Joseph Addison: English poet, essayist, and statesman. Addison is perhaps most well known as an essayist. He wrote for several publications including the Tatler, the Spectator, and the Guardian. He was appointed secretary of state in 1717 and resigned a year later.

Johann Sebastian Bach: German composer and organist. One of the greatest and most influential composers of the western world. Creating works in utilizing almost every musical form known in his period, he brought polyphonic baroque music to its peak. Married twice. He was first married to his cousin, Maria Barbara Bach, in 1707 and after her death he married Anna Magdalena Wulken in 1721. He had seven children with his first wife and thirteen with his second. He became music director of the church of St. Thomas in Leipzig in 1723 and remained in this position until his death in 1750.

Charles Churchill: English poet and satirist. Born in 1731 and became a clergryman in 1756. He resigned from this curacy and wrote his first poem in 1761, The Rosciad. He wrote several other works including The Prophecy of Famine, a political satire, and An Epistle to William Hogarth both in 1763.

William Congreve: Born in 1670. Studied law at Trinity College in Dublin. Wrote his first comedy at age 23 in 1693 titled, The Old Bachelor. One of his last plays, The Way of the World, has been regarded as one of the great comedies of the English language.

John Dryden: English poet, dramatist, and critic who frequented Will's coffee house. He first became known in London by his Heroic Stanzas written in 1659. He was elected to the Royal Society in 1662 and was married to Lady Elizabeth Howard the next year. In 1668 he became poet laureate.

Henry Fielding: English novelist and dramatist. Born to a distinguished English familly in 1707. He wrote his most notable play, Tom Thumb, in 1730. He also wrote two satires, Pasquin and The Historical Register, that attacked the Walpole government.

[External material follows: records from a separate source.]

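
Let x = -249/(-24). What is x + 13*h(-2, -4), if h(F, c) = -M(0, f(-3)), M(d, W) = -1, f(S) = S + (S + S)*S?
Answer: 187/8 ≈ 23.375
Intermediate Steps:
f(S) = S + 2*S**2 (f(S) = S + (2*S)*S = S + 2*S**2)
x = 83/8 (x = -249*(-1/24) = 83/8 ≈ 10.375)
h(F, c) = 1 (h(F, c) = -1*(-1) = 1)
x + 13*h(-2, -4) = 83/8 + 13*1 = 83/8 + 13 = 187/8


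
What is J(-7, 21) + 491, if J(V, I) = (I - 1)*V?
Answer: 351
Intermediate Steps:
J(V, I) = V*(-1 + I) (J(V, I) = (-1 + I)*V = V*(-1 + I))
J(-7, 21) + 491 = -7*(-1 + 21) + 491 = -7*20 + 491 = -140 + 491 = 351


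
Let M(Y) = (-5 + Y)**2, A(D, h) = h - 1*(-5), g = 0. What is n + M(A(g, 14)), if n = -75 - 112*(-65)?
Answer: 7401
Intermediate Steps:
A(D, h) = 5 + h (A(D, h) = h + 5 = 5 + h)
n = 7205 (n = -75 + 7280 = 7205)
n + M(A(g, 14)) = 7205 + (-5 + (5 + 14))**2 = 7205 + (-5 + 19)**2 = 7205 + 14**2 = 7205 + 196 = 7401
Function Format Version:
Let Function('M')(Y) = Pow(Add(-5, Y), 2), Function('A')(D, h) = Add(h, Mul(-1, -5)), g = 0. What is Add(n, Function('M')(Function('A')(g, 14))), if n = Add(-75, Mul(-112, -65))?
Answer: 7401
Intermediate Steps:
Function('A')(D, h) = Add(5, h) (Function('A')(D, h) = Add(h, 5) = Add(5, h))
n = 7205 (n = Add(-75, 7280) = 7205)
Add(n, Function('M')(Function('A')(g, 14))) = Add(7205, Pow(Add(-5, Add(5, 14)), 2)) = Add(7205, Pow(Add(-5, 19), 2)) = Add(7205, Pow(14, 2)) = Add(7205, 196) = 7401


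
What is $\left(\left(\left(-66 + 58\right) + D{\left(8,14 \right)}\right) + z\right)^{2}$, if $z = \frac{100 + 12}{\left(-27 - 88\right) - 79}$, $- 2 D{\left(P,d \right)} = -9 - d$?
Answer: $\frac{321489}{37636} \approx 8.5421$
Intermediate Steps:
$D{\left(P,d \right)} = \frac{9}{2} + \frac{d}{2}$ ($D{\left(P,d \right)} = - \frac{-9 - d}{2} = \frac{9}{2} + \frac{d}{2}$)
$z = - \frac{56}{97}$ ($z = \frac{112}{\left(-27 - 88\right) - 79} = \frac{112}{-115 - 79} = \frac{112}{-194} = 112 \left(- \frac{1}{194}\right) = - \frac{56}{97} \approx -0.57732$)
$\left(\left(\left(-66 + 58\right) + D{\left(8,14 \right)}\right) + z\right)^{2} = \left(\left(\left(-66 + 58\right) + \left(\frac{9}{2} + \frac{1}{2} \cdot 14\right)\right) - \frac{56}{97}\right)^{2} = \left(\left(-8 + \left(\frac{9}{2} + 7\right)\right) - \frac{56}{97}\right)^{2} = \left(\left(-8 + \frac{23}{2}\right) - \frac{56}{97}\right)^{2} = \left(\frac{7}{2} - \frac{56}{97}\right)^{2} = \left(\frac{567}{194}\right)^{2} = \frac{321489}{37636}$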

It is said that these plays are perhaps the reason for the Licensing Act of 1737, and act that set up a censorship of the stage. This act ended his career as a dramatist and he began writing novels. His first novel, Joseph Andrews, written in 1742.

Oliver Goldsmith: Born in 1730 to an Irish clergyman. Graduated from Trinity College in Dublin in 1749. Settled in London in 1756 after an unsuccessful career as a physician. Became known after writing his satiriscal essay series, Enquiry into the Present State of Polite Learning in Europe in 1762. However, he is perhaps most well known by his two comedies, The Good-natur'd Man written in 1768 and She Stoops to Conquer written in 1773, and by his only novel, The Vicar of Wakefield written in 1766. Good friends with Samuel Johnson.

William Hogarth: English painter, satirist, engraver, and art theorist who made his first notable work in 1732. This series of morality pictures entitled, The Harlot's Progress, was just one example of several satirical pieces that he created through out his lifetime. Examples of his work can be seen in England, in New York City's Metropolitan Museum and the Frick Collection.

Alexander Pope: Born in London in1688 and died in 1744. Friends with several other literary talents such as William Wycherley, William Walsh, Joseph Addison, and Jonathan Swift. He was also a member of the Tory party. Known as the greatest poet of the 18th century and the greatest verse satirist in English.

Jonathan Swift: Born in 1667. English author known as one of the greatest satirists in the English language. Was a member of the Whig party until the party demonstrated unfriendliness to the Anglican Church. Became a member of the Tory party in 1710 and became editor of the Tory Examiner for a year. Formed the Scriblerus Club, a literary club, with Alexander Pope, John Arbuthnot, and John Gay in 1713. His most notable work, Gulliver's Travels, was written in 1726.